To fit, or not to fit?

I want to put you in a category

http://sethgodin.typepad.com/seths_blog/2012/09/i-want-to-put-you-in-a-category.html

When I meet you or your company or your product or your restaurant or your website, I desperately need to put it into an existing category, because the mental cost of inventing a new category for every new thing I see is too high.

(via Instapaper)

 

No one wants to be categorized. No one wants to be considered “like anyone else”, and rightly so. We’re all different. But as Seth puts it, people can’t afford the mental cost of not categorizing people.

 

This is something I struggled through badly in most of my years. Ever since I was 10, I was never a good fit for any common category. You might think it’s good, but it has a hidden cost. For I was not left alone in a category bearing my own name. Instead, I was constantly placed in the wrong category, the wrong checkbox and the wrong line.

 

You can refuse to be categorized. You can insist that it’s unfair that people judge you like this, that the categories available to you are too constricting and that your organization and your offering are too unique to be categorized.
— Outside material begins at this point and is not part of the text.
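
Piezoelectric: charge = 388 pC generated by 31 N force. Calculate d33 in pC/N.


d33 = 388 / 31 = 12.5 pC/N

12.5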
If you make this choice, the odds are you will be categorized anyway. But since you didn’t participate, you will be miscategorized, which is far worse than being categorized.

Now that I know myself better, I also know which categories I fit. There are many of them, but I learned to cater the most relevant one for me on each encounter I have. The effect? People understand me better, and can relate to me better. And I’m not fighting so hard anymore.